As you are interviewed for a job, keep the following information in mind; it will help you protect you from possible discrimination. It is illegal for an interviewer in any state to question you about you sexual preference, marital or parental status, arrest record, or place of birth. An interviewer can legally ask you if you have been convicted of a crime and if you have proof of your eligibility to work in the United States.
An employer is not required to hire the most qualified applicant, but he may not discriminate because of your race, sex, age, or nation of origin. This is by no means a comprehensive guide to all the applicable laws regarding discrimination.

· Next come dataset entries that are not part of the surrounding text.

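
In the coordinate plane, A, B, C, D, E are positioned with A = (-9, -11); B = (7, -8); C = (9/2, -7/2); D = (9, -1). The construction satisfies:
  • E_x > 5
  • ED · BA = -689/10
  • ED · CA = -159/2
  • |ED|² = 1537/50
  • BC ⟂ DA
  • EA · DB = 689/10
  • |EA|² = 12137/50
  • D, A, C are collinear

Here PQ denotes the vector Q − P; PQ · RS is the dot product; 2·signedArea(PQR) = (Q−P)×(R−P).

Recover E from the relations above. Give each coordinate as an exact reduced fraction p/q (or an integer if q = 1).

1. E_x = 11/2  [EA · DB = 689/10 ∩ ED · CA = -159/2]
2. E_y = -53/10  [EA · DB = 689/10 ∩ ED · CA = -159/2]
   → E = (11/2, -53/10)

E = (11/2, -53/10)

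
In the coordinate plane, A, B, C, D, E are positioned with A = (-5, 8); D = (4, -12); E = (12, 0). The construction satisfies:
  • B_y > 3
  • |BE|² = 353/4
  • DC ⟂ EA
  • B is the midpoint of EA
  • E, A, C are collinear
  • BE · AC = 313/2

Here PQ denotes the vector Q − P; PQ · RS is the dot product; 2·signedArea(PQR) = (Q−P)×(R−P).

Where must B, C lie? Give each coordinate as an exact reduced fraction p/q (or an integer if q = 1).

1. B_x = 7/2  [B is the midpoint of EA]
2. B_y = 4  [B is the midpoint of EA]
   → B = (7/2, 4)
3. C_x = 3556/353  [E, A, C are collinear ∩ DC ⟂ EA]
4. C_y = 320/353  [E, A, C are collinear ∩ DC ⟂ EA]
   → C = (3556/353, 320/353)

B = (7/2, 4)
C = (3556/353, 320/353)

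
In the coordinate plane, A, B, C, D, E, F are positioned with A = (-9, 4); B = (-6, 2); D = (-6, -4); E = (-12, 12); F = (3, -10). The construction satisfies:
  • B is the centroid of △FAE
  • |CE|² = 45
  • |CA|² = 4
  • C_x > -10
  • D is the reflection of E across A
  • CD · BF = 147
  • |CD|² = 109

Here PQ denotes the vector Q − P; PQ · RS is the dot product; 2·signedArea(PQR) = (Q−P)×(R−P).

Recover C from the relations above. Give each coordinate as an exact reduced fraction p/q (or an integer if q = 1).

1. C_x = -9  [line -9·x + 12·y + -153 = 0 ∩ |CD|² = 109]
2. C_y = 6  [line -9·x + 12·y + -153 = 0 ∩ |CD|² = 109]
   → C = (-9, 6)

C = (-9, 6)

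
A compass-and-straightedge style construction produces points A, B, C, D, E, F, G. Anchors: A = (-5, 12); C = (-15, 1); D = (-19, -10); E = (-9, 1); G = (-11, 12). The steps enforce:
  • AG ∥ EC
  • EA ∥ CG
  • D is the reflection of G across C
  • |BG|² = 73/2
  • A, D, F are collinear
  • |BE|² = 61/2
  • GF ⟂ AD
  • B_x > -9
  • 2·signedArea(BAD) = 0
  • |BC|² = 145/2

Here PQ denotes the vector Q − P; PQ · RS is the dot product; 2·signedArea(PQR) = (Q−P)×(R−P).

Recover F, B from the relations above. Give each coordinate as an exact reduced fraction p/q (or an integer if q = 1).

B = (-17/2, 13/2)
F = (-572/85, 789/85)

1. F_x = -572/85  [A, D, F are collinear ∩ GF ⟂ AD]
2. F_y = 789/85  [A, D, F are collinear ∩ GF ⟂ AD]
   → F = (-572/85, 789/85)
3. B_x = -17/2  [line 22·x + -14·y + 278 = 0 ∩ |BE|² = 61/2]
4. B_y = 13/2  [line 22·x + -14·y + 278 = 0 ∩ |BE|² = 61/2]
   → B = (-17/2, 13/2)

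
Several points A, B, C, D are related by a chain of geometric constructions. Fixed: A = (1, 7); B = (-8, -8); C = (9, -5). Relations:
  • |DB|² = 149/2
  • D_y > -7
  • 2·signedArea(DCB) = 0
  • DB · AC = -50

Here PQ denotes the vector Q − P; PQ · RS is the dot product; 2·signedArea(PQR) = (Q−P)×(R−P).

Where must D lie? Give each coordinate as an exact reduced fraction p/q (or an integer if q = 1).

1. D_x = 1/2  [2·signedArea(DCB) = 0 ∩ DB · AC = -50]
2. D_y = -13/2  [2·signedArea(DCB) = 0 ∩ DB · AC = -50]
   → D = (1/2, -13/2)

D = (1/2, -13/2)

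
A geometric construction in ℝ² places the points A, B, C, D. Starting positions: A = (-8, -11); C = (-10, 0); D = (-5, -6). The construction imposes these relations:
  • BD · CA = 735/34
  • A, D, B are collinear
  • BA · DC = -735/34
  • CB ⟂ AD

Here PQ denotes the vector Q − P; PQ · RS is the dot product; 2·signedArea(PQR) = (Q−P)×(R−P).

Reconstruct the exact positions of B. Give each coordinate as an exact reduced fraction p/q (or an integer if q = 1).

1. B_x = -125/34  [A, D, B are collinear ∩ CB ⟂ AD]
2. B_y = -129/34  [A, D, B are collinear ∩ CB ⟂ AD]
   → B = (-125/34, -129/34)

B = (-125/34, -129/34)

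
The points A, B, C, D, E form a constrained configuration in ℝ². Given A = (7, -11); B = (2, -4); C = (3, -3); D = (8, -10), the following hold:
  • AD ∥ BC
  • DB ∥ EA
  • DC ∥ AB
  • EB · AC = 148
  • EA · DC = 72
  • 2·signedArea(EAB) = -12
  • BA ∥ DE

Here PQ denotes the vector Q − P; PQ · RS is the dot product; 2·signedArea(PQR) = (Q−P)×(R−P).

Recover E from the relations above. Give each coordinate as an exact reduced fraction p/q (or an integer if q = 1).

E = (13, -17)

1. E_x = 13  [DB ∥ EA ∩ BA ∥ DE]
2. E_y = -17  [DB ∥ EA ∩ BA ∥ DE]
   → E = (13, -17)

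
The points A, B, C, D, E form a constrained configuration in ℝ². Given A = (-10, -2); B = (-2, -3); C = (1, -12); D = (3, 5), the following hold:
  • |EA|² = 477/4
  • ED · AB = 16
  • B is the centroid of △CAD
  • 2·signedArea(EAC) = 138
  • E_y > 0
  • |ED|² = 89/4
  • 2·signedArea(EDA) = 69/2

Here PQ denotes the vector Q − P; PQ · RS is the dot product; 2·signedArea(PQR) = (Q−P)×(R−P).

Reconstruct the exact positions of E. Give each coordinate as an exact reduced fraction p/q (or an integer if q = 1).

E = (1/2, 1)

1. E_x = 1/2  [2·signedArea(EAC) = 138 ∩ ED · AB = 16]
2. E_y = 1  [2·signedArea(EAC) = 138 ∩ ED · AB = 16]
   → E = (1/2, 1)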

If an employee is disabled or injured due to on the job hazards, the employer must pay monetary compensation. You should not have to take your case to court, because the compensation rate is already decided depending on which type of injury you have sustained. Your injury can be classified as permanent total disability. In this case, you can receive up to 70% of your weekly salary for as many as 450 weeks. If your injury is classified as a permanent partial disability, you can receive as much as 70% of your weekly rate or 70% of the average weekly rate across New Jersey. If your injury is a temporary disability, you may be compensated as much as 70% of your average weekly amount. There are minimum and maximum limits on the percentage you may receive according to the statewide average weekly wage.

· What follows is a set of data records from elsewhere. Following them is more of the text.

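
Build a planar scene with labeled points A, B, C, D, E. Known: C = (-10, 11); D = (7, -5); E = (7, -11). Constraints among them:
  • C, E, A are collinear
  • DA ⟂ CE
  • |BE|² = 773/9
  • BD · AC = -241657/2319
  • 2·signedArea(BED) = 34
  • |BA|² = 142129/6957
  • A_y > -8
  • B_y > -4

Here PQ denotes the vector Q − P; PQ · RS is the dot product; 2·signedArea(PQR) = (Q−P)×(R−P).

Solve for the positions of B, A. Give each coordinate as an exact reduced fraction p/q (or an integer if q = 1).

A = (3167/773, -5599/773)
B = (4/3, -11/3)

1. B_x = 4/3  [2·signedArea(BED) = 34]
2. B_y = -11/3  [|BE|² = 773/9]
   → B = (4/3, -11/3)
3. A_x = 3167/773  [BD · AC = -241657/2319 ∩ C, E, A are collinear]
4. A_y = -5599/773  [BD · AC = -241657/2319 ∩ C, E, A are collinear]
   → A = (3167/773, -5599/773)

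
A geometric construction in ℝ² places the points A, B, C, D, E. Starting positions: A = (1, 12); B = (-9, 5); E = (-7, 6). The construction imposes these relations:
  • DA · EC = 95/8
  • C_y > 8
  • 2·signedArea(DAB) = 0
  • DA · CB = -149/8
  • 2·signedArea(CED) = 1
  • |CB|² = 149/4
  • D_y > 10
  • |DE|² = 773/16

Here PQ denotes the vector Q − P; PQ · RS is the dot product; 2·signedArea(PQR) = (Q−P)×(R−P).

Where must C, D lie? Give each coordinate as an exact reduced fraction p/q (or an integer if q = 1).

C = (-4, 17/2)
D = (-3/2, 41/4)

1. D_x = -3/2  [line 7·x + -10·y + 113 = 0 ∩ |DE|² = 773/16]
2. D_y = 41/4  [line 7·x + -10·y + 113 = 0 ∩ |DE|² = 773/16]
   → D = (-3/2, 41/4)
3. C_x = -4  [2·signedArea(CED) = 1 ∩ DA · CB = -149/8]
4. C_y = 17/2  [2·signedArea(CED) = 1 ∩ DA · CB = -149/8]
   → C = (-4, 17/2)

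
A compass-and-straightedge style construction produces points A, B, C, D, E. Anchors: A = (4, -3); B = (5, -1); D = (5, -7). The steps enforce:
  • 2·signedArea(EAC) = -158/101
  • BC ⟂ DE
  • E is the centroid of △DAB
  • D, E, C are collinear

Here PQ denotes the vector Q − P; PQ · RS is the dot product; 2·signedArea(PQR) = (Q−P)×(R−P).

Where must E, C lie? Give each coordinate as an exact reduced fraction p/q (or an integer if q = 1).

1. E_x = 14/3  [E is the centroid of △DAB]
2. E_y = -11/3  [E is the centroid of △DAB]
   → E = (14/3, -11/3)
3. C_x = 445/101  [D, E, C are collinear ∩ BC ⟂ DE]
4. C_y = -107/101  [D, E, C are collinear ∩ BC ⟂ DE]
   → C = (445/101, -107/101)

C = (445/101, -107/101)
E = (14/3, -11/3)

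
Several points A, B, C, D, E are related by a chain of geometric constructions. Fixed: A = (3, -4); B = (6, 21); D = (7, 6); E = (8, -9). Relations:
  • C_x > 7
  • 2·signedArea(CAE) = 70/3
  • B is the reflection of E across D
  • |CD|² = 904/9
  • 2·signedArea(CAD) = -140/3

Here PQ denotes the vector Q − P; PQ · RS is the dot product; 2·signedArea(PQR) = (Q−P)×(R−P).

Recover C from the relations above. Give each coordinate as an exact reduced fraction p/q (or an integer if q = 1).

1. C_x = 23/3  [2·signedArea(CAE) = 70/3 ∩ 2·signedArea(CAD) = -140/3]
2. C_y = -4  [2·signedArea(CAE) = 70/3 ∩ 2·signedArea(CAD) = -140/3]
   → C = (23/3, -4)

C = (23/3, -4)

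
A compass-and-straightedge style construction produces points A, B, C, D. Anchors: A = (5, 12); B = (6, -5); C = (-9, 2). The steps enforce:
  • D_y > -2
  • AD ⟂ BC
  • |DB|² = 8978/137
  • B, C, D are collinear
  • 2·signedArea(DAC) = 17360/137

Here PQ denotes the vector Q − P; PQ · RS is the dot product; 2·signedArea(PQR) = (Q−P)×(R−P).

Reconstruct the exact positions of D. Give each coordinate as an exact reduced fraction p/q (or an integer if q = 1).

D = (-183/137, -216/137)

1. D_x = -183/137  [B, C, D are collinear ∩ AD ⟂ BC]
2. D_y = -216/137  [B, C, D are collinear ∩ AD ⟂ BC]
   → D = (-183/137, -216/137)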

If you have been injured, the Division of Worker's Compensation in New Jersey will help you get the compensation to which you are entitled.
Many employers have handbooks that can help clarify company policies. It is a good idea to ask if your prospective employer has an employer handbook so you can review their hard and fast policies. A handbook should at least tell you about the company's policies regarding telephone, email, and Internet access, The Family Medical Leave Act, a policy about sexual harassment, information on equal opportunity, and information on the at-will employment standard.
This means that you can be terminated for any legal cause. An employee who is employed through a contract is not subject to termination for any legal cause, but can only be terminated due to the reasons stated in the contract. New Jersey law states that if an employer can furnish proof that you were in an at-will business relationship, you may still be terminated even if you claim an implied contract.